The newer version also features an extensive list of new gadgets, from simple additions to extremely cool design tools. Here is a list of what to expect from the newest version.

Interactive Mesh Fill -- Way cool! Probably not on the top of Corel's list of tricks, but we really like it. A creative artistic feature, you can create smooth color transitions in any direction without having to create hundreds of objects with blends and contours. Sounds complicated? Well, you have to see this feature to fully understand and admire it.

Shape Tool -- Simplify your object with this powerful feature. Use the Enhanced None Reduction with the Shape Tool to reduce the number of nodes on an object. It's more than just deleting nodes, which you would have to do manually one at a time; you can select the desired reduction percentage and the paths remain the same, just redrawn by CorelDRAW with fewer points.

Irregular Marquee Selections -- Almost all programs let you select multiple objects, but the selection marquee is always rectangular. CorelDRAW introduces an irregular selection, making it easy to select notes in complex line segments.

Multiple Undo -- If at first you don't succeed, undo. CorelDRAW 9 lets you undo 999,999 times. Yes, there are six nines there. "I do not challenge you to use all those undos," Heather jokes.

Other Tools -- An added eyedropper, new eraser nib shapes, live positioning and sizing convert objects to outlines, updated PowerClip functions, live onscreen previews, transparencies and drop shadows. Enhanced features include connector line tools, rotation functionality, zoom (up to 400,000 percent), contours, hot keys and more.

printing features

CorelDRAW's printing features are impressive. The new system takes a lot of guesswork out, and cuts down on surprises at the print shop.

Preview Dialog -- A preview box almost seems redundant for a WYSIWYG drawing program. This one works because it lets you preview all the customizable print settings.

Imposition Tools -- The Imposition Layout tools combine the Signature Layout and N-up Format capabilities from CorelDRAW 8 into a single, powerful feature. These tools are capable of advanced signature layouts, including customized signatures, advanced binding options, page rotation, fold marks, gutters and more. You can copy a small file several times on a large page, or even combine multiple files on a single page using Imposition Layout.

Preflight Warnings -- Once the Print engine has analyzed a document, a list of potential problems is displayed on the preflight tab. "Service bureaus have been very impressed with this preflight feature," Heather says.

Preparation Wizard -- Tagging along with the Preflight Warnings is the Prepare for Service Bureau wizard. It can automatically gather all files associated with a document -- both linked images and fonts.

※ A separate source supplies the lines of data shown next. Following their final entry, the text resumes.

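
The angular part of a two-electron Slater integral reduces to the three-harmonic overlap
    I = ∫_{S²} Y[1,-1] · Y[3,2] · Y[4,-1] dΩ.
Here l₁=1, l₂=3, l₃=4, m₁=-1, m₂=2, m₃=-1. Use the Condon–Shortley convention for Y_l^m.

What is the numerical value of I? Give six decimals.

m-sum 0 ✓  L=8 even ✓  2≤4≤4 ✓
Π(2lᵢ+1) = 3×7×9 = 189
triangle coeff Δ(1,3,4) = 1/252
Σ_t [0,0]: t=0:+1/36 = 1/36
(3j)²=4/63 [(1 3 4; 0 0 0)], sign=+1
Σ_t [0,0]: t=0:+1/240 = 1/240
(3j)²=1/84 [(1 3 4; -1 2 -1)], sign=-1
⇒ 4πI² = 1/7
I = (-1)√(1/7/(4π)) = -0.10662181

-0.106622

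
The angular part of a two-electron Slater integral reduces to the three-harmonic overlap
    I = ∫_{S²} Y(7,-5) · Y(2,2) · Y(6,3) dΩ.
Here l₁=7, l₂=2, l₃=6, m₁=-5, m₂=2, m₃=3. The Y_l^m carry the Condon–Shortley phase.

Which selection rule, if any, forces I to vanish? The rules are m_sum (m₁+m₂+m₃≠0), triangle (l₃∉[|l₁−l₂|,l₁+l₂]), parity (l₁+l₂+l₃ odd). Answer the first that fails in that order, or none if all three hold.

parity

m₁+m₂+m₃ = -5 + 2 + 3 = 0  ✓
triangle: |7−2|=5 ≤ l₃=6 ≤ 7+2=9  ✓
parity: l₁+l₂+l₃ = 15 is odd  ✗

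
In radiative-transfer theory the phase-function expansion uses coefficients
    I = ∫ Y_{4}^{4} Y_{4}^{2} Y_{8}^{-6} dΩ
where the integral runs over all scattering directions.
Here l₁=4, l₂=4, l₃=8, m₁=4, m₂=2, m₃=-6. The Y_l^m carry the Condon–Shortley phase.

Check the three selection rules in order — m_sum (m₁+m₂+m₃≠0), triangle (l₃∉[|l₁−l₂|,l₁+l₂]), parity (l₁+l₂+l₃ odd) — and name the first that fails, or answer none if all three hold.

none

m₁+m₂+m₃ = 4 + 2 − 6 = 0  ✓
triangle: |4−4|=0 ≤ l₃=8 ≤ 4+4=8  ✓
parity: l₁+l₂+l₃ = 16 is even  ✓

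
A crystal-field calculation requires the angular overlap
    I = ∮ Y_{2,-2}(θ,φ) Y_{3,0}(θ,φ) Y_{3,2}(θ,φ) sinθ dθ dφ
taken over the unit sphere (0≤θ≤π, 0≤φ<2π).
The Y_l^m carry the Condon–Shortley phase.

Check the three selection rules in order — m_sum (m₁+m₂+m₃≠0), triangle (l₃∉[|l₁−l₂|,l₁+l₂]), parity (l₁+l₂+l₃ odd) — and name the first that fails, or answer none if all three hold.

m₁+m₂+m₃ = -2 + 0 + 2 = 0  ✓
triangle: |2−3|=1 ≤ l₃=3 ≤ 2+3=5  ✓
parity: l₁+l₂+l₃ = 8 is even  ✓

none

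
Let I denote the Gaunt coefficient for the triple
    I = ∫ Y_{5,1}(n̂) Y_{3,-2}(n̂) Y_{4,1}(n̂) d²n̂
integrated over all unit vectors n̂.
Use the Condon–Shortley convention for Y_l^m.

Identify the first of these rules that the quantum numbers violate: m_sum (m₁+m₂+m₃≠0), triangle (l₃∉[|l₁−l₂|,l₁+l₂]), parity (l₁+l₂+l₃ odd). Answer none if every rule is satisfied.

none

m₁+m₂+m₃ = 1 − 2 + 1 = 0  ✓
triangle: |5−3|=2 ≤ l₃=4 ≤ 5+3=8  ✓
parity: l₁+l₂+l₃ = 12 is even  ✓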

Easier to Use -- New options have been added, and a few rearranged to make it easier to print your documents. You have much more control over how the file prints.

PDF -- Corel has incorporated the Adobe PDF file system into CorelDRAW 9. Options in print to PDF include advanced text and font handling, downsampling and compression options, job ticketing capabilities, bookmark and hyperlink options, and color management options. In more simple terms, you have more control over how your final PDF file is created.

Publishing Online -- CorelDRAW 9 is jumping on the Web bandwagon with new Internet features. You can establish links (even image maps), use Cascading Style Sheets for your text, create multiple pages, convert images, work with Web colors and more.

Although it has been slow to gain acceptance in the graphic arts industry, the business world has been enjoying the benefits of CorelDRAW for years. That's probably because CorelDRAW started as a PC program. Regardless of your computer system, you should get a copy of CorelDRAW 9 and, as Heather says, see "what made CorelDRAW famous."

Susan is certainly having fun with CorelDRAW 9. Her latest project: finding all the hidden eggs. "I haven't found where they've hidden them yet," she says, "but I will find out."